Simplify Colorado Tax

Paul’s Story

Paul.jpg

Owner and Manager of ABP, based in Centennial

When Paul Archer ran a business in Utah, his finance people spent about 30 minutes a month on sales tax remittance and compliance. He simply paid his taxes through Utah’s straightforward system and moved on.

Now Archer owns a similar business with the same business model in Colorado. But here, Archer’s Director of Operations must spend an entire day each month on sales tax remittance and compliance. And even with a senior level employee dedicating 1/20th of her time to this complicated system, Archer still has faced hurdle after hurdle in compliance.

He actually had to appear in criminal court for an accusation of failure to pay sales tax in a city where he had never sold anything.

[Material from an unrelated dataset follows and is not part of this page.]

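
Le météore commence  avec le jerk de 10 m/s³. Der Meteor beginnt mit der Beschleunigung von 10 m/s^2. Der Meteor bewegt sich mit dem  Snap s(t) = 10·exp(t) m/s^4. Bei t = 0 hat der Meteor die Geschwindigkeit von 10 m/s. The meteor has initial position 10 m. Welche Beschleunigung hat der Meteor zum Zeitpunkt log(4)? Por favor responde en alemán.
Wir müssen unsere Gleichung für den Snap s(t) = 10·exp(t) 2-mal integrieren. Das Integral von dem Snap, mit j(0) = 10, ergibt den Ruck: j(t) = 10·exp(t). Mit ∫j(t)dt und Anwendung von a(0) = 10, finden wir a(t) = 10·exp(t). Aus der Gleichung für die Beschleunigung a(t) = 10·exp(t), setzen wir t = log(4) ein und erhalten a = 40.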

He had acquired a sales tax license in case he did sell something there, and the city assumed that he was avoiding paying taxes. In order to avoid going to trial or getting a criminal record, Archer chose to pay $150 in court costs to keep his record clean.

Being subject to audits from every home rule city in which ABP holds a sales tax license is a real sore spot for Archer. He recently faced five audits by separate home-rule cities one after another. Each audit consumed a significant amount of time: two weeks of an auditor in his office and many hours after to contest the findings. Often the auditor’s findings were inconsistent with a city’s own taxpayer guide or tax was assessed in complete violation of basic accounting principles. Archer explains, “Contesting the auditor’s findings and the assessment of tax, penalties and interest is time consuming, frustrating, and expensive. Each audit was a severe disruption to daily business operations. Appealing audit findings is equally frustrating and the process is simply stacked against the small business owner.”

Archer has spoken with many local mayors who sympathize with him about the hardship the sales tax system places on local businesses. But as Archer sees it, if cities really want to help local businesses, they will lead the way in simplifying a simply ridiculous system.